Another issue involving cornerback Chris Culliver also reared before the USM game, involving an insurance policy that covers him in case of injury. The questions of who paid for it had not been resolved as of Thursday night either, although Culliver was also at practice.
Spurrier said there is no update on the status of the two for this week's game hosting No. 22 Georgia, so the resolution may come down to another game-time decision. As for Saunders, he did not practice, but he was spotted leaving the practice field on Thursday, around 20 minutes before the conclusion, in street clothes. It is not known what Saunders was doing at practice.
The NCAA investigation will look at two factors of USC's program -- player eligibility and whether or not the school is responsible. So while the players in question may still be cleared for the Georgia game or future games, that doesn't mean the investigation will be concluded.
The letter, addressed to USC President Harris Pastides, was postmarked as received on Thursday. It informs the president that the NCAA has begun an investigation, that the organization will report its findings to USC every six months and advises all parties involved with the case to remain quiet except for consultation with the NCAA and/or legal counsel.
It also says that USC may request a meeting to discuss the decision of why the NCAA feels the need to investigate, but considering that institutional representatives are already very familiar with the case due to the past two months, a potential meeting seems unnecessary at this time.
"I assure our fans and community that we will do what is right for the university," Pastides said in a statement that was also distributed by USC sports information. "Winning and playing by the rules go hand in hand. We will continue to cooperate with the NCAA investigation as we have in the past regarding possible rules violations. While we are working in full cooperation with the NCAA, our expectations have always been that our student-athletes and staff maintain highest NCAA standards."
While Spurrier has never been implicated in an NCAA probe, it is the second time he has had to deal with an NCAA investigation into USC's program. When he took the job in November 2004, USC was already embroiled in a nearly three-year investigation of the program under predecessor Lou Holtz.
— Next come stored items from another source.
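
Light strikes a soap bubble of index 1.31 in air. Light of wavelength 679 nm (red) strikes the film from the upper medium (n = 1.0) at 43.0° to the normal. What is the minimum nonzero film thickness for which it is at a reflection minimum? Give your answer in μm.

0.304 μm

At the upper boundary (n = 1.0 to n = 1.31) the reflected ray undergoes a half-wave phase shift.
Bottom surface (1.31 → 1.0): reflection off a lower-index medium gives no phase shift.
Net: one phase inversion between the two reflected rays.
With one net inversion, destructive interference in reflection requires 2 n t cos θ_r = m λ.
Snell's law: 1.0 sin 43.0° = 1.31 sin θ_r → sin θ_r = 0.521, cos θ_r = 0.854.
Minimum nonzero at m = 1: t = λ / (2 n cos θ_r) = 679 / (2 × 1.31 × 0.854) = 304 nm.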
The Gamecocks never received an official letter of inquiry during that investigation, instead proposing self-punishment to the NCAA for its actions.
USC submitted penalties of two years of probation, the loss of 12 recruiting visits and four scholarships over two years. The NCAA agreed with the punishment, although it extended the probationary period to three years.
The Gamecocks began the season with high expectations and walloped USM 41-13 despite the clearance question lasting almost until kickoff. USC was honored with a No. 24 national ranking on Tuesday.
As the NCAA investigation has hovered, players have said they have not thought about it, that off-the-field issues do not affect their preparation. No players were available on Thursday to discuss the latest development.
Spurrier, who had to leave for his radio call-in show, approached the subject the same way as he did questions about his starting running backs. He didn't shy away from it and answered what he knew.
The coach previously said he would abide by whatever punishment the NCAA deems fit, with no appeal. On Thursday, he was only concerned with Georgia.
"We'll find out Saturday if we can block these guys," Spurrier said. "They're good, fast quick, good linebackers and all that. It'll be a good challenge.
"We'll see what happens here at high noon Saturday."
NOTES: Defensive head Ellis Johnson confirmed that starting spur Antonio Allen (hamstring) would dress for Georgia, but would only be an emergency option. Damario Jeffery will start while Blake Baxley and potentially Dion LeCorn will back him up. "If Jeffery doesn't get hurt, he'll probably play 65 snaps again, I guess," Johnson said. ... Ladi Ajiboye will play, although he probably won't start, with his left hand in a cast. Thursday was the first day Ajiboye had his fingers sticking out of the cast.